Lo efímero de respirar.

La vida y el último segundo que culmina lo que fue para comenzar lo que será.

Surge el pensamiento con el propósito de narrar lo vivido en la tarde del domingo 27 de enero de 2020:

Soy la mamá histérica, la que siempre está junto a su pequeña cría. Mi peque estaba con mi mamá disfrutando mientras yo preparaba la ropa de los días siguientes. El pantalón gris y la camisa blanca que me distanció un momento de la persona más importante de mi Universo. Mientras la bebé disfrutaba se acercaba el segundo en donde podía culminar su hermosa vida, tan corta y tan importante.

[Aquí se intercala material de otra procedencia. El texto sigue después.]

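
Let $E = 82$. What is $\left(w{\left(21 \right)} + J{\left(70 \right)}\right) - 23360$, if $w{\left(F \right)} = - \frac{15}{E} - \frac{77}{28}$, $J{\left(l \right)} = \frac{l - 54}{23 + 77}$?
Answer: $- \frac{95787369}{4100} \approx -23363.0$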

Culminé mis tareas para ver que todo estuviese bien y al salir observé que mi hija reía y jugaba en una piscina pequeñita. La luz del sol iluminaba sus ojos color café y sus pequeños rizos castaños y rojizos. Sus pequeñas manos cargaban el material menos esperado que daría comienzo a cerrar la tráquea de mi hija, dejándola sin respirar y por ende, dejándome a mí sin respirar.

Recuerdo haber visto la pequeña cara de mi bebé color violeta y sus ojos blancos. Su pequeño cuerpo no pesaba, se había desplomado en mis manos. Mientras mi mano le daba a su pequeña espalda y su cabecita la sujetaba poca abajo gritando: Se me está muriendo, ayuda, se muere. Mi vida se detuvo en ese momento… en ese pequeño momento. Mi hija se estaba muriendo y yo no tenía el control ni las fuerzas para soportar tal evento. Camino al hospital mi hija vomitó lo que obstruía paso a su respiración. Su carita pálida y su mirada confundida se detuvieron a mirar mis ojos que cargaban la tristeza y vulnerabilidad que invadían mis pensamientos.

Tome de mi seno y la alimenté, la protegí y la cuide mucho más de lo que en algún momento imaginé podía hacer. Pase largas horas en el hospital mirándola reír, bailar, gozar su vida. Ella no entendía lo que había sucedido y yo cargaba conmigo la angustia, el miedo y la culpa de que sucediera nuevamente o que en cualquier momento no tuviese el control de cuidarle.

Entonces así es la vida y los segundos que una la vive. Todo es efímero, por ende la vida misma y vivirla. Luego de haber tenido una pérdida, imaginar que volviera a suceder destruye mi fortaleza. Tan solo pensar que mi hija en cualquier momento puede sufrir, me hace querer crear un mundo pequeño solo para nosotras dos. Detener el tiempo para recompensarle los segundos en donde casi pierde su vida. Recompensar nuestra vida y crear un nuevo comienzo. Aquel donde tenemos una segunda oportunidad de ser, vivir, respirar y poder amar(nos) mucho más.